Below is the data from three tests. The second test was the most stable.
Very nice, thanks for those rigorous tests. Plugging the numbers :
gain const reading 'x' decode(x) Un-apply gain
(= reading / decode(x))
TEST SERIES 1
00000 68064 1.000000 68064.0
00700 68112 1.000700 68064.4
00800 68009 0.999200 68063.5
00900 68016 0.999300 68063.6
00a00 68022 0.999400 68062.8
00f00 68056 0.999900 68062.8
90700 63346 0.930700 68062.7
77777 73356 1.077777 68062.3
88888 62013 0.911112 68063.0
99999 62769 0.922223 68062.7
TEST SERIES 2
00000 68062 1.000000 68062.0
00700 68110 1.000700 68062.4
00800 68008 0.999200 68062.4
00900 68014 0.999300 68061.6
00a00 68021 0.999400 68061.8
00f00 68055 0.999900 68061.8
90700 63345 0.930700 68061.7
77777 73356 1.077777 68062.3
88888 62012 0.911112 68061.9
99999 62769 0.922223 68062.7
As you can see, the results fit nearly perfectly - as good as I could expect, down to the last digit, which definitely proves the quality of your experimental methodology.

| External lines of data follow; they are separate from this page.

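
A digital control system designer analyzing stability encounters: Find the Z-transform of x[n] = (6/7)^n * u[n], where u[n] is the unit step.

The Z-transform of a^n * u[n] is z/(z-a) for |z| > |a|.
Here a = 6/7, so X(z) = z/(z - (6/7)) = 7z/(7z - 6)
ROC: |z| > 6/7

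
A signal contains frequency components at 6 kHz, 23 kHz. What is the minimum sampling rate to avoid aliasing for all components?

The highest frequency component is f_max = 23 kHz.
Nyquist rate = 2 * f_max = 2 * 23 kHz = 46 kHz.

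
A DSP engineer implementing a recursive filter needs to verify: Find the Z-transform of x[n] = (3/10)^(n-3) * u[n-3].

Time-shifting property: if X(z) = Z{x[n]}, then Z{x[n-d]} = z^(-d) * X(z)
X(z) = z/(z - 3/10) for x[n] = (3/10)^n * u[n]
Z{x[n-3]} = z^(-3) * z/(z - 3/10) = z^(-2)/(z - 3/10)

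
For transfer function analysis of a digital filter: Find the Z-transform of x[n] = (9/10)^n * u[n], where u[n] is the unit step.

The Z-transform of a^n * u[n] is z/(z-a) for |z| > |a|.
Here a = 9/10, so X(z) = z/(z - (9/10)) = 10z/(10z - 9)
ROC: |z| > 9/10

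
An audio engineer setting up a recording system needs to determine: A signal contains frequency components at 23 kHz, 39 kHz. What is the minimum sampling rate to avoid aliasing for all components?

The highest frequency component is f_max = 39 kHz.
Nyquist rate = 2 * f_max = 2 * 39 kHz = 78 kHz.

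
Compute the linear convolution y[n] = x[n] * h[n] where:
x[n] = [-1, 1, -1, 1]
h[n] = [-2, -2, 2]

y[n] = sum_k x[k]*h[n-k]. Output length = len(x) + len(h) - 1 = 4 + 3 - 1 = 6.
y[0] = -1*-2 = 2
y[1] = 1*-2 + -1*-2 = 0
y[2] = -1*-2 + 1*-2 + -1*2 = -2
y[3] = 1*-2 + -1*-2 + 1*2 = 2
y[4] = 1*-2 + -1*2 = -4
y[5] = 1*2 = 2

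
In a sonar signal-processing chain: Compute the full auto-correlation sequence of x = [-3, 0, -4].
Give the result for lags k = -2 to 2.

r_xx[k] = sum_m x[m]*x[m+k], indexed from 0, for k = -2 to 2:
  r_xx[-2] = x[2]*x[0] = 12
  r_xx[-1] = x[1]*x[0] + x[2]*x[1] = 0
  r_xx[0] = x[0]*x[0] + x[1]*x[1] + x[2]*x[2] = 25
  r_xx[1] = x[0]*x[1] + x[1]*x[2] = 0
  r_xx[2] = x[0]*x[2] = 12
r_xx = [12, 0, 25, 0, 12]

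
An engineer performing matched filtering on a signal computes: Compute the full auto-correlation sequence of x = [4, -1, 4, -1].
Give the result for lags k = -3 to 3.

r_xx[k] = sum_m x[m]*x[m+k], indexed from 0, for k = -3 to 3:
  r_xx[-3] = x[3]*x[0] = -4
  r_xx[-2] = x[2]*x[0] + x[3]*x[1] = 17
  r_xx[-1] = x[1]*x[0] + x[2]*x[1] + x[3]*x[2] = -12
  r_xx[0] = x[0]*x[0] + x[1]*x[1] + x[2]*x[2] + x[3]*x[3] = 34
  r_xx[1] = x[0]*x[1] + x[1]*x[2] + x[2]*x[3] = -12
  r_xx[2] = x[0]*x[2] + x[1]*x[3] = 17
  r_xx[3] = x[0]*x[3] = -4
r_xx = [-4, 17, -12, 34, -12, 17, -4]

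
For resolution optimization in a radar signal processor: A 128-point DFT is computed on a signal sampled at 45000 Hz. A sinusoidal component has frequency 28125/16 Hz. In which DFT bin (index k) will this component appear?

DFT frequency resolution = f_s/N = 45000/128 = 5625/16 Hz
Bin index k = f_signal / resolution = 28125/16 / 5625/16 = 5
The signal frequency 28125/16 Hz falls in DFT bin k = 5.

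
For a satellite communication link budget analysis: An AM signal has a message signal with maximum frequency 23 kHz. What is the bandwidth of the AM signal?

In AM (double-sideband), the bandwidth is twice the message frequency.
BW = 2 * f_m = 2 * 23 kHz = 46 kHz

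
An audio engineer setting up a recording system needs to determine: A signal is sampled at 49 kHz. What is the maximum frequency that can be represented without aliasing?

The maximum frequency that can be represented without aliasing
is the Nyquist frequency: f_max = f_s / 2 = 49 kHz / 2 = 49/2 kHz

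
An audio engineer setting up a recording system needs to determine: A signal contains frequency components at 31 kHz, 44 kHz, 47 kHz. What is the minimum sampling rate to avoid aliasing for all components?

The highest frequency component is f_max = 47 kHz.
Nyquist rate = 2 * f_max = 2 * 47 kHz = 94 kHz.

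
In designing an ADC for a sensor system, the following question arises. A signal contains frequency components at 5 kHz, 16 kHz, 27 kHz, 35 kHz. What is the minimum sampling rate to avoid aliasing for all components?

The highest frequency component is f_max = 35 kHz.
Nyquist rate = 2 * f_max = 2 * 35 kHz = 70 kHz.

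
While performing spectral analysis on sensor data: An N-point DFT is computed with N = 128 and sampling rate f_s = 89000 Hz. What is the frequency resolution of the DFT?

DFT frequency resolution = f_s / N
= 89000 / 128 = 11125/16 Hz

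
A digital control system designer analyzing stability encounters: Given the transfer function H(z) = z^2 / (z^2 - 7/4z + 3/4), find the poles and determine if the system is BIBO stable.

Poles are roots of the denominator: z^2 - 7/4z + 3/4 = 0.
Quadratic formula: z = [-(-7/4) +/- sqrt((-7/4)^2 - 4*(3/4))] / 2
Discriminant = 49/16 - 3 = 1/16; sqrt = 1/4.
z = (7/4 +/- 1/4) / 2 => z = 1 or z = 3/4.
|p1| = 1, |p2| = 3/4.
For BIBO stability, all poles must lie inside the unit circle (|p| < 1).
System is UNSTABLE since at least one |p| >= 1.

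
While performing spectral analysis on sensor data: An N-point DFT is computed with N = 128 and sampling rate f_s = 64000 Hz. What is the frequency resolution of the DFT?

DFT frequency resolution = f_s / N
= 64000 / 128 = 500 Hz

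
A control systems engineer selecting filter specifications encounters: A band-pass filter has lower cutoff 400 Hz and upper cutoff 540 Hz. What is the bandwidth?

Bandwidth = f_high - f_low
= 540 Hz - 400 Hz = 140 Hz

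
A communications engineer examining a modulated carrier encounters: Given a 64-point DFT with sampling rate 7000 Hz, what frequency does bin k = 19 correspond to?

The frequency of DFT bin k is: f_k = k * f_s / N
f_19 = 19 * 7000 / 64 = 16625/8 Hz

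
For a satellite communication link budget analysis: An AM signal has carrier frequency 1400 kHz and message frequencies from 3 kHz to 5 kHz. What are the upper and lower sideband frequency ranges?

Upper sideband (USB) = fc + [fm_low, fm_high] = 1400 + [3, 5] = [1403, 1405] kHz
Lower sideband (LSB) = fc - [fm_high, fm_low] = 1400 - [5, 3] = [1395, 1397] kHz
Total occupied spectrum: 1395 kHz to 1405 kHz (plus carrier at 1400 kHz)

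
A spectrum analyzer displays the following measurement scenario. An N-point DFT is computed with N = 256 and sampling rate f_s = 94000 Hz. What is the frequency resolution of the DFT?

DFT frequency resolution = f_s / N
= 94000 / 256 = 5875/16 Hz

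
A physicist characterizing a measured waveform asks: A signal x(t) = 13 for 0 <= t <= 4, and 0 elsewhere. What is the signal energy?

Energy = integral of |x(t)|^2 dt over the signal duration
= 13^2 * 4 = 169 * 4 = 676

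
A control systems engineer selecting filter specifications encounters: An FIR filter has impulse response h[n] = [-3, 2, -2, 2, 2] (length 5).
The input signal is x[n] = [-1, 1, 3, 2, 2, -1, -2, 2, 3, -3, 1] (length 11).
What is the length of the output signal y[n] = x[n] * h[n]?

For linear convolution, the output length is:
len(y) = len(x) + len(h) - 1 = 11 + 5 - 1 = 15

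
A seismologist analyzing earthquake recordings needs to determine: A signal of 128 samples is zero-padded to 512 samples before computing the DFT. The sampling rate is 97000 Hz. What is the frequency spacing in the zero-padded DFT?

Original DFT: N = 128, resolution = f_s/N = 97000/128 = 12125/16 Hz
Zero-padded DFT: N = 512, resolution = f_s/N = 97000/512 = 12125/64 Hz
Zero-padding interpolates the spectrum (finer frequency grid)
but does NOT improve the true spectral resolution (ability to resolve close frequencies).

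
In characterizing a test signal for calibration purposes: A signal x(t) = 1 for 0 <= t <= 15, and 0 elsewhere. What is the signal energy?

Energy = integral of |x(t)|^2 dt over the signal duration
= 1^2 * 15 = 1 * 15 = 15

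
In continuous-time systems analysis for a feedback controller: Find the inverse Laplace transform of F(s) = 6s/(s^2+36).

Standard pair: s/(s^2+w^2) <-> cos(wt)*u(t)
With k=6, w=6: f(t) = 6*cos(6t)*u(t)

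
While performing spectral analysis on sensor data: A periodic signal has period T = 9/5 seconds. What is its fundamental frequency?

The fundamental frequency is the reciprocal of the period.
f = 1/T = 1/(9/5) = 5/9 Hz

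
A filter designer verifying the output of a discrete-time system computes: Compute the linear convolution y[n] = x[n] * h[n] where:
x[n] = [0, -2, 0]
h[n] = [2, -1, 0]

y[n] = sum_k x[k]*h[n-k]. Output length = len(x) + len(h) - 1 = 3 + 3 - 1 = 5.
y[0] = 0*2 = 0
y[1] = -2*2 + 0*-1 = -4
y[2] = 0*2 + -2*-1 + 0*0 = 2
y[3] = 0*-1 + -2*0 = 0
y[4] = 0*0 = 0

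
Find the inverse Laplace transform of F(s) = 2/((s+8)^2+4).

Standard pair: w/((s+a)^2+w^2) <-> e^(-at)*sin(wt)*u(t)
With a=8, w=2: f(t) = e^(-8t)*sin(2t)*u(t)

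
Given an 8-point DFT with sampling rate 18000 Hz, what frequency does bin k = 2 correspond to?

The frequency of DFT bin k is: f_k = k * f_s / N
f_2 = 2 * 18000 / 8 = 4500 Hz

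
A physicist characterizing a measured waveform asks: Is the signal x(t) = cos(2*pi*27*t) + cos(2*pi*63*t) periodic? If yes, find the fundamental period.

f1 = 27 Hz, f2 = 63 Hz
Period T1 = 1/27, T2 = 1/63
Ratio T1/T2 = 63/27, which is rational.
The signal is periodic with fundamental period T = 1/GCD(27,63) = 1/9 s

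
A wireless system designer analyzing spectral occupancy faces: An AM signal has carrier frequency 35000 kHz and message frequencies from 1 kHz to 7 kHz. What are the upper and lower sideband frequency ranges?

Upper sideband (USB) = fc + [fm_low, fm_high] = 35000 + [1, 7] = [35001, 35007] kHz
Lower sideband (LSB) = fc - [fm_high, fm_low] = 35000 - [7, 1] = [34993, 34999] kHz
Total occupied spectrum: 34993 kHz to 35007 kHz (plus carrier at 35000 kHz)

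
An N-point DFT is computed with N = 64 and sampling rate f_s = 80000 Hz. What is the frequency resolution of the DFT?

DFT frequency resolution = f_s / N
= 80000 / 64 = 1250 Hz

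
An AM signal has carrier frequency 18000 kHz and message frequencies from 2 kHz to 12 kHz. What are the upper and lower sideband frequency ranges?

Upper sideband (USB) = fc + [fm_low, fm_high] = 18000 + [2, 12] = [18002, 18012] kHz
Lower sideband (LSB) = fc - [fm_high, fm_low] = 18000 - [12, 2] = [17988, 17998] kHz
Total occupied spectrum: 17988 kHz to 18012 kHz (plus carrier at 18000 kHz)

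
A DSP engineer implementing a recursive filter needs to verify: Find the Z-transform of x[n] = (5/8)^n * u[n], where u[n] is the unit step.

The Z-transform of a^n * u[n] is z/(z-a) for |z| > |a|.
Here a = 5/8, so X(z) = z/(z - (5/8)) = 8z/(8z - 5)
ROC: |z| > 5/8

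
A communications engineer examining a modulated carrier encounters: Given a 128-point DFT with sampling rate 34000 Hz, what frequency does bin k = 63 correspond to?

The frequency of DFT bin k is: f_k = k * f_s / N
f_63 = 63 * 34000 / 128 = 133875/8 Hz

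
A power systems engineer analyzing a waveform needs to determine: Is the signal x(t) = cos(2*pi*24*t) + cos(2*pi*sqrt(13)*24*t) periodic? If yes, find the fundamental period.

f1 = 24 Hz, f2 = 24*sqrt(13) Hz
Ratio f2/f1 = sqrt(13), which is irrational.
Since the frequency ratio is irrational, no common period exists.
The signal is not periodic.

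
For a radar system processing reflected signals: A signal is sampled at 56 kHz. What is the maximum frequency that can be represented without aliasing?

The maximum frequency that can be represented without aliasing
is the Nyquist frequency: f_max = f_s / 2 = 56 kHz / 2 = 28 kHz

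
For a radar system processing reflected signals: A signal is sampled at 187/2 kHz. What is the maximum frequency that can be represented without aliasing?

The maximum frequency that can be represented without aliasing
is the Nyquist frequency: f_max = f_s / 2 = 187/2 kHz / 2 = 187/4 kHz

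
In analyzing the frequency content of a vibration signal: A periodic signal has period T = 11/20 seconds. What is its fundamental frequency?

The fundamental frequency is the reciprocal of the period.
f = 1/T = 1/(11/20) = 20/11 Hz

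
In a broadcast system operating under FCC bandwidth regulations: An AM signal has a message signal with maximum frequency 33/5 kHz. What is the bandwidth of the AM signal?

In AM (double-sideband), the bandwidth is twice the message frequency.
BW = 2 * f_m = 2 * 33/5 kHz = 66/5 kHz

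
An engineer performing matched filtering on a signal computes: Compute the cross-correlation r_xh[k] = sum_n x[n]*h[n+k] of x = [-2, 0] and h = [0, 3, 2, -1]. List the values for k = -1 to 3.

Both sequences indexed from 0 and zero outside their support.
Lags with overlap: k = -1 to 3.
  r_xh[-1] = x[1]*h[0] = 0
  r_xh[0] = x[0]*h[0] + x[1]*h[1] = 0
  r_xh[1] = x[0]*h[1] + x[1]*h[2] = -6
  r_xh[2] = x[0]*h[2] + x[1]*h[3] = -4
  r_xh[3] = x[0]*h[3] = 2
r_xh = [0, 0, -6, -4, 2] (for k = -1, ..., 3)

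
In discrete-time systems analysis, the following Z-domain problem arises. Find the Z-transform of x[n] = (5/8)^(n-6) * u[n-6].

Time-shifting property: if X(z) = Z{x[n]}, then Z{x[n-d]} = z^(-d) * X(z)
X(z) = z/(z - 5/8) for x[n] = (5/8)^n * u[n]
Z{x[n-6]} = z^(-6) * z/(z - 5/8) = z^(-5)/(z - 5/8)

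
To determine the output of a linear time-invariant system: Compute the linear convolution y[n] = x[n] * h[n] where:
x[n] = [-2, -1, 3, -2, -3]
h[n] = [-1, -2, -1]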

The code I used in that spreadsheet is unfortunately an awful BASIC macro,
gain = 1
for cur=1 to 5
temp = clng("&h" & mid(gainstring, cur, 1)) ### this converts a single digit from the "raw gain constant" text string to a numerical value.
if (temp >= 8) then
temp = temp - 16
endif
rem digit 1 (cur = 1) is 1/100)
gain = gain + (temp / (10^(cur + 1)))
next cur
but that code, to the best of my knowledge, is equivalent to my original C code and Steve's, assuming he checks for "digit >= 8" too.
Now, for the reverse function, encode(gain), I'd have to think about this before I could say anything smart.
Again, thanks for that data. Always nice to validate theory.